In keeping with his own virulently
anti-war views, Watson directs students (via
assigned readings in the syllabus)
to read the Toledo Blade expose on “Tiger
Force, an elite fighting unit in
Vietnam [which] left a trail of atrocities in that country that have
been
concealed from the public for three decades.” Watson
also assigns Tim O’Brien’s “The
Things They Carried,” which carries the
message that Vietnam
soldiers “carried all the
emotional baggage of men who might die....They carried shameful
memories. They
carried the common secret of cowardice.... Men killed, and died,
because they
were embarrassed not to.” Suffice to
say, the book has little good to say about the Vietnam War. Nor, for that matter, does a selection from
the anti-war tome “Where is Vietnam? American Poets Respond” The anthology, edited by Walter Lownfels,
contained in its complete form the contributions of 87 poets. As one
reviewer summarizes, “Although
a few poems are set in Southeast Asia, most of the works presented in
these
anthologies reflect the writers’ attitudes to U.S. involvement in
Vietnam by
references to the political scene, the war as seen on TV or reported in
the
newspapers, and to antiwar themes in general. These anthologies and the
numerous individual poems that were published served to define and
sustain the
general intellectual opposition to the war.”
Watson’s
particular selection from the anthology, from
Denise Levertov, is the work of a long-time radical and anti-war
activist who,
at an April 15, 1970
rally at the University of Massachusetts Amherst, stated,
“I believe we
cannot bring the wars to an end – and I use
the plural “wars” because there are wars going on in many countries,
and in all
these wars the United States has a hand – we cannot bring the wars to
an end
without bringing the capitalist-imperialist system to an end. These wars, whether in Asia or in Latin
America or wherever they erupt, are wars of national liberation, in
which
people are fighting for self-determination against America’s puppet
governments, America’s CIA and its “advisors,” America’s napalm,
American’s
giant corporations, even when American troops are not involved.”
Levertov urged
“we, white radicals,” to “be out demanding
that the trial of Bobby Seale and the other Panthers be stopped.” “More and more,” Levertov concluded, “people
must be prepared to act militantly. The
days of mere protest are over…if it sounds apocalyptic, o.k., it is apocalyptic.” In order
to escape “a period of terror, of
increased repression, of bloodshed,” Levertov warned, “one chance of
survival…lies in solidarity and in the recognition now of the necessity
of
revolution.” What utter garbage. This
author is what a respected UCLA faculty member like Robert Watson
believes is a
relevant voice in presenting a balanced portrait of the Vietnam War,
the
defining military conflict of an entire generation?

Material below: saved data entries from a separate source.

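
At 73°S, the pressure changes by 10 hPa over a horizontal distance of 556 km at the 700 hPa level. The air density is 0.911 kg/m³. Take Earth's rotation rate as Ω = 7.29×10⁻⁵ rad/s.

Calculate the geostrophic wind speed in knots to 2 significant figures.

28 knots

Coriolis parameter at 73°S:
f = 2Ω sin φ = 2 × 7.29×10⁻⁵ × sin 73° = 1.39×10⁻⁴ s⁻¹
Pressure gradient: |∂P/∂n| = 1000 Pa / 556000 m = 1.80×10⁻³ Pa/m
Geostrophic balance (pressure-gradient force = Coriolis force):
V_g = (1/(fρ)) |∂P/∂n| = 1.80×10⁻³ / (1.39×10⁻⁴ × 0.911) = 14.2 m/s
Converting: 14.2 m/s × 1.944 = 28 knots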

Ah, but we assume that Watson is interested
in balance, when that’s not at all the case.
While Levertov is
a particular lowlight, none of Watson’s
other selections are any better, ranging from Oliver Stone’s embittered
anti-Vietnam movie “Platoon,”
to a reading of the
music group 10,000 Maniacs’ song “The
Big Parade.” The song, written
from the perspective of the child of a serviceman killed in the Vietnam
War who
finally visits the Washington, D.C. memorial, asks “Who caused my
mother's
tears, was it Washington or the Viet Cong?” and comments, “Abraham had
his war
too, but an honest war / Or so it’s taught in school.”
Rounding out Watson’s assigned materials is a
selection from Wallace Terry’s book “Bloods:
An Oral History of the Vietnam War
by Black Veterans.” The selection, an
interview with military veteran Reginald “Malik” Edwards, carries
Edwards’ recollections
of being called a “chocolate bunny” and a “Brillo” head.
Edwards, not surprisingly, has little good to
say about the war or the military. So do
the math and count up Watson’s selections for the class.
Out of the assigned items, not one is even
arguably pro-war; few even present a mixed verdict on the subject. For the most part, Watson’s teaching conforms
to his personal politics – utterly radical, utterly one-sided.